Une coopération dans la durée

On fut unanime : coopérer c'est bien, travailler à inscrire les actions de coopération dans la durée, c'est mieux. Nombre d'idées fusèrent à la tribune, comme dans les ateliers ou dans la salle, dont nous ne retiendrons que les plus marquantes reprises par Marie-Claire Millet, responsable du Département de l'action régionale et des bibliothèques au ministère de la Culture. Elle s'engagea à réunir les conseillers pour le livre afin de les tenir informés de cette université d'été, ainsi qu'à agir au niveau du groupe interministériel et manifesta le souhait qu'Ecole et Culture soient associées au grand débat sur l'aménagement du territoire :
- elles devraient réfléchir à la mission des bibliothèques départementales de prêt, parfois troublées par la déscolarisation de leur action recommandée par la circulaire Gattégno voilà plusieurs années ;
- la Fédération française de coopération entre bibliothèques, le Conseil supérieur des bibliothèques, le Centre régional de documentation pédagogique pourraient rédiger en concertation une brochure diffusée largement et qui serait un vade-mecum pour la coopération, listant les structures et leur hiérarchie, proposant des modèles de convention, énumérant les lieux et les personnes-ressources, et proposant l'indispensable lexique des sigles qui fleurissent dans le monde scolaire ou socioculturel et qui, de l'avis de tous, ont besoin d'être explicités ;
- il est souhaitable que tout soit mis en œuvre pour aider à la pérennisation des actions tant au plan local que régional, sans oublier qu'une action ne perdure qu'à condition d'être reconnue par les élus qui s'engagent par des conventions ;
- il faudrait, enfin, que se mettent en place des formations communes aux personnels des deux directions ministérielles.

La FFCB travaille en ce moment à la rédaction du vade-mecum de la coopération et va publier l'enquête de J.-M. Privat. On ne peut que souhaiter que les moyens lui soit donnés pour que ces documents puissent être largement diffusés et touchent les milliers de personnes travaillant en bibliothèque, dans les écoles et les collèges, qui, comme l'a montré l'enquête, coopèrent au quotidien, sans avoir toujours les moyens de développer leurs actions pour les prolonger au-delà d'une année scolaire.
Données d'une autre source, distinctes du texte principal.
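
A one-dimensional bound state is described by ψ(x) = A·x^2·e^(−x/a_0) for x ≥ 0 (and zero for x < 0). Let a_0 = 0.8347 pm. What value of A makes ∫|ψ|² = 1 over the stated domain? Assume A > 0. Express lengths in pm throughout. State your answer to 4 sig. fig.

The normalization condition is ∫|ψ|² dx = 1 from 0 to ∞.
∫|ψ|² dx = A²·(3·a_0^5/4).
So A² = (3·a_0^5/4)^(−1).
With a_0 = 0.8347: A² = 3.2907 and A = 1.8140.

A ≈ 1.814 pm^(-5/2)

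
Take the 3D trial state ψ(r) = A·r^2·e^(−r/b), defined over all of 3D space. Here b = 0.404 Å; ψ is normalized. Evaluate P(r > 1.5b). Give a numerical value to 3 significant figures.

Integrate the radial probability density 4πr²|ψ|² over r > 1.5b.
The full normalization integral is A²·[45·π·b^7/2] = 1, fixing A².
Let u = r/b; then A², 4π and the length scale all cancel, so P = ∫_{1.5}^{∞} u^6·e^(-2·u) du ÷ ∫_{0}^{∞} u^6·e^(-2·u) du.
An antiderivative of u^6·e^(-2·u) is -(4·u^6 + 12·u^5 + 30·u^4 + 60·u^3 + 90·u^2 + 90·u + 45)·e^(-2·u)/8; evaluating from 1.5 to ∞ gives ≈ 5.4365, while the full integral is 45/8.
Taking the ratio yields P = 0.9665.

P ≈ 0.966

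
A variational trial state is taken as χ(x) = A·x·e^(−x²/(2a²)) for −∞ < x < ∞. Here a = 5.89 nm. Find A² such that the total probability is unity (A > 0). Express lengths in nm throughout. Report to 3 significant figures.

Require ∫ |χ|² dx = 1 over the whole domain.
With ∫_{−∞}^{∞} x^(2m) e^(−αx²) dx = (2m−1)!!·√π / (2^m α^(m+1/2)), with χ = A·x·e^(−x²/(2a²)), the integral evaluates to A²·[√(π)·a^3/2].
Hence A² = 1/[√(π)·a^3/2].
With a = 5.89: A² = 0.005522 and A = 0.07431.

A^2 ≈ 0.00552 nm^(-3)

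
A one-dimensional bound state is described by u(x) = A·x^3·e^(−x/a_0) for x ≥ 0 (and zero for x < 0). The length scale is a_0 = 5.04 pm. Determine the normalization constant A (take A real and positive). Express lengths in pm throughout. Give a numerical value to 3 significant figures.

A ≈ 0.00147 pm^(-7/2)

We need A² ∫|f|² dx = 1, taking the integral from 0 to ∞.
∫|u|² dx = A²·(45·a_0^7/8).
So A² = (45·a_0^7/8)^(−1).
Substituting a_0 = 5.04 gives A² = 0.000002152, so A = 0.001467.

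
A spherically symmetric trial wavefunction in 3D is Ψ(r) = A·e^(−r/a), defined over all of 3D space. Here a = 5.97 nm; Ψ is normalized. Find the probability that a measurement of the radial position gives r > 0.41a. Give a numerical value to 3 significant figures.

P = ∫ |Ψ|² 4πr² dr over r > 0.41a.
The full normalization integral is A²·[π·a^3] = 1, fixing A².
Substituting u = r/a, A², 4π and the length scale all cancel in the ratio: P = ∫_{0.41}^{∞} u^2·e^(-2·u) du / ∫_{0}^{∞} u^2·e^(-2·u) du.
With ∫ u^2·e^(-2·u) du = -(2·u^2 + 2·u + 1)·e^(-2·u)/4 + C, the region integral is ≈ 0.23741 and the full one is 1/4.
This evaluates to P = 0.9497.

P ≈ 0.950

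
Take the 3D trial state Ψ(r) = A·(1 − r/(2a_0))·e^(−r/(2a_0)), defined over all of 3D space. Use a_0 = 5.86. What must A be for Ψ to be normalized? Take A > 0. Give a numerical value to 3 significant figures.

A ≈ 0.0141

Require ∫ |Ψ|² 4πr² dr = 1 over the whole domain.
Recall ∫₀^∞ r^m e^(−r/β) dr = m!·β^(m+1), ∫|Ψ|² 4πr² dr = A²·(8·π·a_0^3).
So A² = (8·π·a_0^3)^(−1).
Substituting a_0 = 5.86 gives A² = 0.0001977, so A = 0.01406.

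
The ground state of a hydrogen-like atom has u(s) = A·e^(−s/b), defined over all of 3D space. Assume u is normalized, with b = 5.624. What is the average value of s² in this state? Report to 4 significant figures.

The expectation value is the |u|²-weighted average of s^2: ∫ s^2|u|² 4πs² ds.
Since the A² factors cancel between numerator and denominator, ⟨s²⟩ = 3·b^2.
With b = 5.624, ⟨s^2⟩ = 94.888.

⟨s^2⟩ ≈ 94.89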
Coopérer, pourquoi ? Il est temps de poser la question. L'enfant est le souci de chacun d'entre nous et son accès à la lecture maîtrisée est notre catalysateur commun, et, comme l'a dit Marie-Claire Millet : « le taux d'illettrés doit être notre déclencheur ». Au-delà des querelles de mots sur telle ou telle conception de la lecture, la coopération entre enseignants et bibliothécaires doit se développer et s'institutionnaliser, car c'est à ce prix que l'on fera progresser l'enfant sur le chemin de l'insertion sociale.